Abstract: Integration of GIS-technologies along with multicriteria framework and environmental risk assessment models into one decision support tool in the field of land use is one of the key tasks of DECERNS project. In the field of environmental modeling, there are many commercial software tools applicable to risk analysis, animal behavior simulation, habitat suitability assessment, etc. Most of them are capable to represent spatial and temporal features and are used under GIS applications. The objective of the present study is to integrate some of such models into DECERNS Web-SDSS software, thus providing for them an attribute of multicriteria decision analysis capability. This would improve functionality of the DECERNS tools and extend landuse options towards environmental objects. Three environmental risk assessment models, namely Fish_Rand, Trophic_Trace and Risk_Trace, have been converted into XML Web-services using a special DMWS bridged technique developed by the project team and will be incorporated into DECRNS Web-SDSS. In order to test functionality of the DECERNS Web-SDSS prototype, the case study under an environmental protection project in wetland ecosystem of Polesie lowland has been elaborated and carried out. It is believed that the specified set of countermeasures will result in sustainability of the aquatic warbler (Acrocephalus paludicola) populations nested in the Zvanets Eutrophic Bog Wildlife Sanctuary.

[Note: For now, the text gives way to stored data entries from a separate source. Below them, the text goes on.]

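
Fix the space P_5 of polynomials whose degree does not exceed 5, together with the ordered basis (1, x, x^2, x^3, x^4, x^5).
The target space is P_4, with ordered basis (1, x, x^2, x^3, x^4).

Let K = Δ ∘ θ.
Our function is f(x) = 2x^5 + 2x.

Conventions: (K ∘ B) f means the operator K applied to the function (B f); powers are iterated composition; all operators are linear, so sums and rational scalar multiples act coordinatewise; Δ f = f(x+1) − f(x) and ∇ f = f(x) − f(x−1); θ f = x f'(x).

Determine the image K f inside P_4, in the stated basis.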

The minimal HSI value associated with successful reproduction of the warbler population was one of the main criteria for further SDSS solutions to support a decision-making process. The result of the case study is an action plan to provide controlled hydrological regimes for this area.

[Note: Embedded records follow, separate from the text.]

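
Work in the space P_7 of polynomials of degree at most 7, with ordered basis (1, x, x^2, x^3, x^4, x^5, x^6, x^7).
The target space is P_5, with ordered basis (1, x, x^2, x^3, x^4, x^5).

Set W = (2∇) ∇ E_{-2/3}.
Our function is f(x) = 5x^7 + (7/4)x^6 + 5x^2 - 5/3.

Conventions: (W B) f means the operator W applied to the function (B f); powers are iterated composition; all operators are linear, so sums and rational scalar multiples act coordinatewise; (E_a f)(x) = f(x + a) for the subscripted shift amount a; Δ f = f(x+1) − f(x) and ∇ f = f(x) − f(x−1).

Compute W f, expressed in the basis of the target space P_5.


the result is g(x) = 420x^5 - 3395x^4 + (35000/3)x^3 - (189805/9)x^2 + (536830/27)x - 627463/81

E_{-2/3} f = 5x^7 - (259/12)x^6 + (119/3)x^5 - (1085/27)x^4 + (1960/81)x^3 - (295/81)x^2 - (3628/729)x + 911/2187
∇ E_{-2/3} f = 35x^6 - (469/2)x^5 + (8365/12)x^4 - (31430/27)x^3 + (123025/108)x^2 - (97759/162)x + 377033/2916
∇ ∇ E_{-2/3} f = 210x^5 - (3395/2)x^4 + (17500/3)x^3 - (189805/18)x^2 + (268415/27)x - 627463/162
(2∇) ∇ E_{-2/3} f = 420x^5 - 3395x^4 + (35000/3)x^3 - (189805/9)x^2 + (536830/27)x - 627463/81


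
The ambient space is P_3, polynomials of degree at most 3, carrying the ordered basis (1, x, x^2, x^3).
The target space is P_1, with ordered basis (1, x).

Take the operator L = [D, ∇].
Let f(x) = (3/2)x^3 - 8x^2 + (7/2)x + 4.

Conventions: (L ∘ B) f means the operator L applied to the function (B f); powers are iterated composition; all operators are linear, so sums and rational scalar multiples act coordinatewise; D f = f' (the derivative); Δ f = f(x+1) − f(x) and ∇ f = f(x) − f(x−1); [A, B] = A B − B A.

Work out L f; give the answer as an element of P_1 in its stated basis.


∇ f = (9/2)x^2 - (41/2)x + 13
D ∇ f = 9x - 41/2
D f = (9/2)x^2 - 16x + 7/2
∇ D f = 9x - 41/2
[D, ∇] f = 0

the image equals g(x) = 0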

T2-H.4  11:30  TrophicTrace Bioaccumulation Model Enhancements. Tkachuk A*, Fredette T, Guza-Pabst O, Foran C, Huang I, Moberg E, Jacques T, Linkov E, Bridges T, Linkov I; US Army Engineer Research and Development Center, Carnegie Mellon University, MIT

Abstract: Bioaccumulation and ecological population modeling of contaminants through sediment-driven food-webs is being applied on an increasing number of environmental assessments by EPA and USACE Districts. Evaluating the potential for sediment chronic toxicity as a result of bioaccumulation and determining the suitability of dredged materials for open-water disposal is one area where modeling is required. Risk assessment for Superfund and other sites is another area that benefits from an integrated bioaccumulation and risk model. EPA has been utilizing different approaches for trophic food chain risk assessments that vary across EPA regions and application areas. This presentation reports further development of the TrophicTrace model which was initially created by the USACE to calculate the potential human and ecological impacts of bioaccumulation from sediment-associated contaminants. TrophicTrace estimates the expected concentrations in fish and aquatic receptors using a sediment-based food web. TrophicTrace incorporates an uncertainty analysis algorithm (i.e., fuzzy number parameters) to provide perspective on input and output calculations. Even though TrophicTrace has been applied at a number of sites, its applicability has been limited because the current version does not include: (i) a library of benchmarks and default model parameters for multiple chemicals commonly measured at contaminated sediment sites; and (ii) automated exposure point concentration (EPC) calculations from lab reports. Model improvements include new calculation modules tailored specifically to the US EPA/USACE needs. The updated version of TrophicTrace will allow seamless progression from screening-level risk calculations to baseline risk assessments with detailed uncertainty analysis in a web-based computational platform.